12 Haziran 2014’te Cumhuriyet Kitap Eki’nde kendisiyle yapılan söyleşide “dünya üstünde işlenen her suçtan kendim yapmışım gibi suçluluk ve utanç duyuyorum” diyor şair. O nedenle de çocukken dinlediği söylencedeki pepuk kuşunu (guguk kuşunu) benzetmelik olarak kullanıyor. Masala göre, üvey anneleri iki çocuğu dağdan kenger (kengel) toplamaya gönderir. Kenger, hem soyulup çiğ olarak, hem de pişirilerek yenen, ayrıca sütünden sakız çıkarılan bir bitki… İki çocuk bütün gün dağda kenger toplarlar. Eve dönmeden önce büyük kardeş bakar ki, küçüğünün torbası bomboştur. Üvey annenin bu durumda onlara yapacaklarını düşünüp kardeşini paylar. Onu topladığı kengerleri yemekle suçlar. Küçük, ısrarla yemediğini söyler, ablasını inandıramayınca “İstersen aç karnımı, bak” der. Kardeşinin karnını açıp boş olduğunu gören çocuk, yaptığına çok üzülür. Meğerse üvey anne ona delik bir torba vermiştir. Kardeşini ağlayarak yıkar, gömer. Sonra da vicdan azabından Tanrı’ya onu pepuk kuşuna çevirmesi için dua eder; böylece suçundan ötürü kendini dağa taşa ihbar edip duracaktır.
“Her ölenle sanki ben de ölüyorum ve gömülüyorum. Bu utancı ve acıyı tüm benliğimde hissediyorum” diyen şair kitabını da bir ağıt olarak niteliyor. İçi parçalanan bir insanın kendini yerden yere atarak yaktığı bir ağıt değil bu! Denetimli, bilgili, bestelenmiş bir ağıt gibi olduğu için “ELEGIE” desem alafrangalaştırıp yozlaştırmış mı olurum?
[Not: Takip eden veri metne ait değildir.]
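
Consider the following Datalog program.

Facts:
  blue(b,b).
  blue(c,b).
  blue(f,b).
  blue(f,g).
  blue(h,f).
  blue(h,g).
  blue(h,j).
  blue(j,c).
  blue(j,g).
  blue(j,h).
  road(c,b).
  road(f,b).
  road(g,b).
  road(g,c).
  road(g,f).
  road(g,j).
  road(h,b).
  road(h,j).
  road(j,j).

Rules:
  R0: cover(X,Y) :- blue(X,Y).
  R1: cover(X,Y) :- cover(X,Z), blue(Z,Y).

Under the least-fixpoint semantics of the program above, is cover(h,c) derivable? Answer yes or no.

yes

round 1: derive cover(b,b) via R0 from blue(b,b)
round 1: derive cover(c,b) via R0 from blue(c,b)
round 1: derive cover(f,b) via R0 from blue(f,b)
round 1: derive cover(f,g) via R0 from blue(f,g)
round 1: derive cover(h,f) via R0 from blue(h,f)
round 1: derive cover(h,g) via R0 from blue(h,g)
round 1: derive cover(h,j) via R0 from blue(h,j)
round 1: derive cover(j,c) via R0 from blue(j,c)
round 1: derive cover(j,g) via R0 from blue(j,g)
round 1: derive cover(j,h) via R0 from blue(j,h)
round 2: derive cover(h,b) via R1 from cover(h,f), blue(f,b)
round 2: derive cover(h,c) via R1 from cover(h,j), blue(j,c)
round 2: derive cover(h,h) via R1 from cover(h,j), blue(j,h)
round 2: derive cover(j,b) via R1 from cover(j,c), blue(c,b)
round 2: derive cover(j,f) via R1 from cover(j,h), blue(h,f)
round 2: derive cover(j,j) via R1 from cover(j,h), blue(h,j)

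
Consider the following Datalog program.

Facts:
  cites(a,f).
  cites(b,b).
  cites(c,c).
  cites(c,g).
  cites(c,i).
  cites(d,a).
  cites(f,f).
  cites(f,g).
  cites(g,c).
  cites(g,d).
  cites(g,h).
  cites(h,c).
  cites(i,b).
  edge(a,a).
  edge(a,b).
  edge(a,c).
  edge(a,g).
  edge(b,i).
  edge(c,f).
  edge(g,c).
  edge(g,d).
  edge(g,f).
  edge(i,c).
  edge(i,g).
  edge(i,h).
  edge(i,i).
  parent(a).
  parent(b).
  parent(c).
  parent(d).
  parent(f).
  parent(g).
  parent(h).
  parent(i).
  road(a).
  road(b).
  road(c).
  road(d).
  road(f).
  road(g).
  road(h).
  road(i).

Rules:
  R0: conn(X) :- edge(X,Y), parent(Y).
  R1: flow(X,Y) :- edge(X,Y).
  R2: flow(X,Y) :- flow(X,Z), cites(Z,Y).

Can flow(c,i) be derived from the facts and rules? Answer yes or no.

round 1: derive flow(a,a) via R1 from edge(a,a)
round 1: derive flow(a,b) via R1 from edge(a,b)
round 1: derive flow(a,c) via R1 from edge(a,c)
round 1: derive flow(a,g) via R1 from edge(a,g)
round 1: derive flow(b,i) via R1 from edge(b,i)
round 1: derive flow(c,f) via R1 from edge(c,f)
round 1: derive flow(g,c) via R1 from edge(g,c)
round 1: derive flow(g,d) via R1 from edge(g,d)
round 1: derive flow(g,f) via R1 from edge(g,f)
round 1: derive flow(i,c) via R1 from edge(i,c)
round 1: derive flow(i,g) via R1 from edge(i,g)
round 1: derive flow(i,h) via R1 from edge(i,h)
round 1: derive flow(i,i) via R1 from edge(i,i)
round 2: derive flow(a,d) via R2 from flow(a,g), cites(g,d)
round 2: derive flow(a,f) via R2 from flow(a,a), cites(a,f)
round 2: derive flow(a,h) via R2 from flow(a,g), cites(g,h)
round 2: derive flow(a,i) via R2 from flow(a,c), cites(c,i)
round 2: derive flow(b,b) via R2 from flow(b,i), cites(i,b)
round 2: derive flow(c,g) via R2 from flow(c,f), cites(f,g)
round 2: derive flow(g,a) via R2 from flow(g,d), cites(d,a)
round 2: derive flow(g,g) via R2 from flow(g,c), cites(c,g)
round 2: derive flow(g,i) via R2 from flow(g,c), cites(c,i)
round 2: derive flow(i,b) via R2 from flow(i,i), cites(i,b)
round 2: derive flow(i,d) via R2 from flow(i,g), cites(g,d)
round 3: derive flow(c,c) via R2 from flow(c,g), cites(g,c)
round 3: derive flow(c,d) via R2 from flow(c,g), cites(g,d)
round 3: derive flow(c,h) via R2 from flow(c,g), cites(g,h)
round 3: derive flow(g,b) via R2 from flow(g,i), cites(i,b)
round 3: derive flow(g,h) via R2 from flow(g,g), cites(g,h)
round 3: derive flow(i,a) via R2 from flow(i,d), cites(d,a)
round 4: derive flow(c,a) via R2 from flow(c,d), cites(d,a)
round 4: derive flow(c,i) via R2 from flow(c,c), cites(c,i)
round 4: derive flow(i,f) via R2 from flow(i,a), cites(a,f)
round 5: derive flow(c,b) via R2 from flow(c,i), cites(i,b)

yes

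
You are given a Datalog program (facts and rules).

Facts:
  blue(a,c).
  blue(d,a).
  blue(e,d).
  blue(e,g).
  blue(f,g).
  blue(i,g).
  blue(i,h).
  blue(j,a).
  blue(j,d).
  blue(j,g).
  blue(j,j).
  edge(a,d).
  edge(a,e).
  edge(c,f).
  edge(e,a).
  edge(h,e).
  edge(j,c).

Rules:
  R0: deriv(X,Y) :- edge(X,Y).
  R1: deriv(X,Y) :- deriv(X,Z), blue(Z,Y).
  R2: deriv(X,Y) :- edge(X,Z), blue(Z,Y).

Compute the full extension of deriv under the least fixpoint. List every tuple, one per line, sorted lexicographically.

round 1: derive deriv(a,d) via R0 from edge(a,d)
round 1: derive deriv(a,e) via R0 from edge(a,e)
round 1: derive deriv(c,f) via R0 from edge(c,f)
round 1: derive deriv(e,a) via R0 from edge(e,a)
round 1: derive deriv(h,e) via R0 from edge(h,e)
round 1: derive deriv(j,c) via R0 from edge(j,c)
round 1: derive deriv(a,a) via R2 from edge(a,d), blue(d,a)
round 1: derive deriv(a,g) via R2 from edge(a,e), blue(e,g)
round 1: derive deriv(c,g) via R2 from edge(c,f), blue(f,g)
round 1: derive deriv(e,c) via R2 from edge(e,a), blue(a,c)
round 1: derive deriv(h,d) via R2 from edge(h,e), blue(e,d)
round 1: derive deriv(h,g) via R2 from edge(h,e), blue(e,g)
round 2: derive deriv(a,c) via R1 from deriv(a,a), blue(a,c)
round 2: derive deriv(h,a) via R1 from deriv(h,d), blue(d,a)
round 3: derive deriv(h,c) via R1 from deriv(h,a), blue(a,c)

deriv(a,a)
deriv(a,c)
deriv(a,d)
deriv(a,e)
deriv(a,g)
deriv(c,f)
deriv(c,g)
deriv(e,a)
deriv(e,c)
deriv(h,a)
deriv(h,c)
deriv(h,d)
deriv(h,e)
deriv(h,g)
deriv(j,c)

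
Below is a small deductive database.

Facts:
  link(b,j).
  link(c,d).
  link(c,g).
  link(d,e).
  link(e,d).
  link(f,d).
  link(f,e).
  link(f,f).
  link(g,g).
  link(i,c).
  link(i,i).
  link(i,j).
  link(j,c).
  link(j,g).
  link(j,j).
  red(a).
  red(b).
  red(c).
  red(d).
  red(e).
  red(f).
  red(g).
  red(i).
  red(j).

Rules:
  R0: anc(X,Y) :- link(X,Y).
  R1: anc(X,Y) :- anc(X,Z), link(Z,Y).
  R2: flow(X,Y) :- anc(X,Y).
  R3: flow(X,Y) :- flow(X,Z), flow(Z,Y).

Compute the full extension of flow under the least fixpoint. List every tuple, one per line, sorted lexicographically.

round 1: derive anc(b,j) via R0 from link(b,j)
round 1: derive anc(c,d) via R0 from link(c,d)
round 1: derive anc(c,g) via R0 from link(c,g)
round 1: derive anc(d,e) via R0 from link(d,e)
round 1: derive anc(e,d) via R0 from link(e,d)
round 1: derive anc(f,d) via R0 from link(f,d)
round 1: derive anc(f,e) via R0 from link(f,e)
round 1: derive anc(f,f) via R0 from link(f,f)
round 1: derive anc(g,g) via R0 from link(g,g)
round 1: derive anc(i,c) via R0 from link(i,c)
round 1: derive anc(i,i) via R0 from link(i,i)
round 1: derive anc(i,j) via R0 from link(i,j)
round 1: derive anc(j,c) via R0 from link(j,c)
round 1: derive anc(j,g) via R0 from link(j,g)
round 1: derive anc(j,j) via R0 from link(j,j)
round 2: derive anc(b,c) via R1 from anc(b,j), link(j,c)
round 2: derive anc(b,g) via R1 from anc(b,j), link(j,g)
round 2: derive anc(c,e) via R1 from anc(c,d), link(d,e)
round 2: derive anc(d,d) via R1 from anc(d,e), link(e,d)
round 2: derive anc(e,e) via R1 from anc(e,d), link(d,e)
round 2: derive anc(i,d) via R1 from anc(i,c), link(c,d)
round 2: derive anc(i,g) via R1 from anc(i,c), link(c,g)
round 2: derive anc(j,d) via R1 from anc(j,c), link(c,d)
round 2: derive flow(b,j) via R2 from anc(b,j)
round 2: derive flow(c,d) via R2 from anc(c,d)
round 2: derive flow(c,g) via R2 from anc(c,g)
round 2: derive flow(d,e) via R2 from anc(d,e)
round 2: derive flow(e,d) via R2 from anc(e,d)
round 2: derive flow(f,d) via R2 from anc(f,d)
round 2: derive flow(f,e) via R2 from anc(f,e)
round 2: derive flow(f,f) via R2 from anc(f,f)
round 2: derive flow(g,g) via R2 from anc(g,g)
round 2: derive flow(i,c) via R2 from anc(i,c)
round 2: derive flow(i,i) via R2 from anc(i,i)
round 2: derive flow(i,j) via R2 from anc(i,j)
round 2: derive flow(j,c) via R2 from anc(j,c)
round 2: derive flow(j,g) via R2 from anc(j,g)
round 2: derive flow(j,j) via R2 from anc(j,j)
round 3: derive anc(b,d) via R1 from anc(b,c), link(c,d)
round 3: derive anc(i,e) via R1 from anc(i,d), link(d,e)
round 3: derive anc(j,e) via R1 from anc(j,d), link(d,e)
round 3: derive flow(b,c) via R2 from anc(b,c)
round 3: derive flow(b,g) via R2 from anc(b,g)
round 3: derive flow(c,e) via R2 from anc(c,e)
round 3: derive flow(d,d) via R2 from anc(d,d)
round 3: derive flow(e,e) via R2 from anc(e,e)
round 3: derive flow(i,d) via R2 from anc(i,d)
round 3: derive flow(i,g) via R2 from anc(i,g)
round 3: derive flow(j,d) via R2 from anc(j,d)
round 4: derive anc(b,e) via R1 from anc(b,d), link(d,e)
round 4: derive flow(b,d) via R2 from anc(b,d)
round 4: derive flow(i,e) via R2 from anc(i,e)
round 4: derive flow(j,e) via R2 from anc(j,e)
round 4: derive flow(b,e) via R3 from flow(b,c), flow(c,e)

flow(b,c)
flow(b,d)
flow(b,e)
flow(b,g)
flow(b,j)
flow(c,d)
flow(c,e)
flow(c,g)
flow(d,d)
flow(d,e)
flow(e,d)
flow(e,e)
flow(f,d)
flow(f,e)
flow(f,f)
flow(g,g)
flow(i,c)
flow(i,d)
flow(i,e)
flow(i,g)
flow(i,i)
flow(i,j)
flow(j,c)
flow(j,d)
flow(j,e)
flow(j,g)
flow(j,j)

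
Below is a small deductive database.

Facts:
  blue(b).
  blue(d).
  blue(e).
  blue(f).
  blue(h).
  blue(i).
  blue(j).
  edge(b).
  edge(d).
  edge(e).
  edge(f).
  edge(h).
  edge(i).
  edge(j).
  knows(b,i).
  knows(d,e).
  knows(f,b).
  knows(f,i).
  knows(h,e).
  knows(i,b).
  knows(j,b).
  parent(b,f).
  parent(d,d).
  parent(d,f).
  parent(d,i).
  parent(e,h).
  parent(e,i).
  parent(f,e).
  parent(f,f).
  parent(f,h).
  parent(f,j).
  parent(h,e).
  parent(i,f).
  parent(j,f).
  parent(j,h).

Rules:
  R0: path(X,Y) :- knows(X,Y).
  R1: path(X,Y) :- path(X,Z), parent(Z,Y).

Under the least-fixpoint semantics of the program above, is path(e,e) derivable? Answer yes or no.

round 1: derive path(b,i) via R0 from knows(b,i)
round 1: derive path(d,e) via R0 from knows(d,e)
round 1: derive path(f,b) via R0 from knows(f,b)
round 1: derive path(f,i) via R0 from knows(f,i)
round 1: derive path(h,e) via R0 from knows(h,e)
round 1: derive path(i,b) via R0 from knows(i,b)
round 1: derive path(j,b) via R0 from knows(j,b)
round 2: derive path(b,f) via R1 from path(b,i), parent(i,f)
round 2: derive path(d,h) via R1 from path(d,e), parent(e,h)
round 2: derive path(d,i) via R1 from path(d,e), parent(e,i)
round 2: derive path(f,f) via R1 from path(f,b), parent(b,f)
round 2: derive path(h,h) via R1 from path(h,e), parent(e,h)
round 2: derive path(h,i) via R1 from path(h,e), parent(e,i)
round 2: derive path(i,f) via R1 from path(i,b), parent(b,f)
round 2: derive path(j,f) via R1 from path(j,b), parent(b,f)
round 3: derive path(b,e) via R1 from path(b,f), parent(f,e)
round 3: derive path(b,h) via R1 from path(b,f), parent(f,h)
round 3: derive path(b,j) via R1 from path(b,f), parent(f,j)
round 3: derive path(d,f) via R1 from path(d,i), parent(i,f)
round 3: derive path(f,e) via R1 from path(f,f), parent(f,e)
round 3: derive path(f,h) via R1 from path(f,f), parent(f,h)
round 3: derive path(f,j) via R1 from path(f,f), parent(f,j)
round 3: derive path(h,f) via R1 from path(h,i), parent(i,f)
round 3: derive path(i,e) via R1 from path(i,f), parent(f,e)
round 3: derive path(i,h) via R1 from path(i,f), parent(f,h)
round 3: derive path(i,j) via R1 from path(i,f), parent(f,j)
round 3: derive path(j,e) via R1 from path(j,f), parent(f,e)
round 3: derive path(j,h) via R1 from path(j,f), parent(f,h)
round 3: derive path(j,j) via R1 from path(j,f), parent(f,j)
round 4: derive path(d,j) via R1 from path(d,f), parent(f,j)
round 4: derive path(h,j) via R1 from path(h,f), parent(f,j)
round 4: derive path(i,i) via R1 from path(i,e), parent(e,i)
round 4: derive path(j,i) via R1 from path(j,e), parent(e,i)

no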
Ses (müzik de diyebiliriz) de duygu kadar önde… Derin ama ağır değil, ince; haykırmadan, ilenmeden anlatıyor her şeyi; gözyaşı döktürmüyor, ama iç sızlatıyor. İnsan olduğunu duyumsatıyor okuyana.
Kitap, ağıt ve söyleşilerden oluşuyor: 1. ağıt, kavak ile… rüzgâr ile… kar ile… ölmez çiçeği ile…, 2. ağıt, su ile… ateş ile… boşluk ile… geçmiş ile…, 3. ağıt, yıldız ile… yaz ile… kendim ile..
Ne yazık ki, ancak bir şiirden tadımlık bir bölüm paylaşabiliyorum burada.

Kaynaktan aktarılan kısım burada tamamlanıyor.